Chloroquine as weekly chemoprophylaxis or intermittent treatment to prevent malaria in pregnancy in Malawi: a randomised controlled trial.

Publication Type
Journal Article
Year of Publication
2018
Authors
Divala, Titus H; Mungwira, Randy G; Mawindo, Patricia M; Nyirenda, Osward M; Kanjala, Maxwell; Ndaferankhande, Masiye; Tsirizani, Lufina E; Masonga, Rhoda; Muwalo, Francis; Potter, Gail E; Kennedy, Jessie; Goswami, Jaya; Wylie, Blair J; Muehlenbachs, Atis; Ndovie, Lughano; Mvula, Priscilla; Mbilizi, Yamikani; Tomoka, Tamiwe; Laufer, Miriam K
Secondary
Lancet Infect Dis
Volume
18
Start Page
1097
Pagination
1097-1107
Date Published
10/2018
Keywords
Chloroquine; histopathology; intermittent therapy; malaria; Malawi; Pregnancy; sulfadoxine-pyrimethamine
Abstract

BACKGROUND: Sulfadoxine-pyrimethamine resistance threatens efficacy of intermittent preventive treatment of malaria during pregnancy, and alternative regimens need to be identified. With the return of chloroquine efficacy in southern Africa, we postulated that chloroquine either as an intermittent therapy or as weekly chemoprophylaxis would be more efficacious than intermittent sulfadoxine-pyrimethamine for prevention of malaria in pregnancy and associated maternal and newborn adverse outcomes.

METHODS: We did an open-label, single-centre, randomised controlled trial at Ndirande Health Centre, Blantyre, in southern Malawi. We enrolled pregnant women (first or second pregnancy) at 20-28 weeks' gestation who were HIV negative. Participants were randomly assigned in a 1:1:1 ratio using a computer-generated list to either intermittent sulfadoxine-pyrimethamine (two doses of 1500 mg sulfadoxine and 75 mg pyrimethamine, 4 weeks apart), intermittent chloroquine (two doses of 600 mg on day 1, 600 mg on day 2, and 300 mg on day 3), or chloroquine prophylaxis (600 mg on day 1 then 300 mg every week). The primary endpoint was placental malaria in the modified intent-to-treat population, which consisted of participants who contributed placental histopathology data at birth. Secondary outcomes included clinical malaria, maternal anaemia, low birthweight, and safety. This trial is registered with ClinicalTrials.gov, number NCT01443130.

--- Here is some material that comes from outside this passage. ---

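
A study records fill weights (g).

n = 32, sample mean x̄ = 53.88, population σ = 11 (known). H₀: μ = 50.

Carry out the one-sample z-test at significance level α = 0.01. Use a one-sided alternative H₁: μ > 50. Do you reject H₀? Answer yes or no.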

FINDINGS: Between February, 2012, and May, 2014, we enrolled and randomly allocated 900 women, of whom 765 contributed histopathological data and were included in the primary analysis. 108 (14%) women had placental malaria, which was lower than the anticipated prevalence of placental malaria infection. Protection from placental malaria was not improved by chloroquine as either prophylaxis (30 [12%] of 259 had positive histopathology; relative risk [RR] 0·75, 95% CI 0·48-1·17) or intermittent therapy (39 [15%] of 253; RR 1·00, 0·67-1·50) compared with intermittent sulfadoxine-pyrimethamine (39 [15%] of 253). In protocol-specified analyses adjusted for maternal age, gestational age at enrolment, bednet use the night before enrolment, anaemia at enrolment, and malaria infection at enrolment, women taking chloroquine as prophylaxis had 34% lower placental infections than did those allocated intermittent sulfadoxine-pyrimethamine (RR 0·66, 95% CI 0·46-0·95). Clinical malaria was reported in nine women assigned intermittent sulfadoxine-pyrimethamine, four allocated intermittent chloroquine (p=0·26), and two allocated chloroquine prophylaxis (p=0·063). Maternal anaemia was noted in five women assigned intermittent sulfadoxine-pyrimethamine, 15 allocated intermittent chloroquine (p=0·038), and six assigned chloroquine prophylaxis (p>0·99). Low birthweight was recorded for 31 babies born to women allocated intermittent sulfadoxine-pyrimethamine, 29 assigned intermittent chloroquine (p=0·78), and 41 allocated chloroquine prophylaxis (p=0·28). Four women assigned intermittent sulfadoxine-pyrimethamine had adverse events possibly related to study product compared with 94 women allocated intermittent chloroquine (p<0·0001) and 26 allocated chloroquine prophylaxis (p<0·0001). Three women had severe or life-threatening adverse events related to study product, of whom all were assigned intermittent chloroquine (p=0·25).

INTERPRETATION: Chloroquine administered as intermittent therapy did not provide better protection from malaria and related adverse effects compared with intermittent sulfadoxine-pyrimethamine in a setting of high resistance to sulfadoxine-pyrimethamine. Chloroquine chemoprophylaxis might provide benefit in protecting against malaria during pregnancy, but studies with larger sample sizes are needed to confirm these results.

FUNDING: US National Institutes of Health.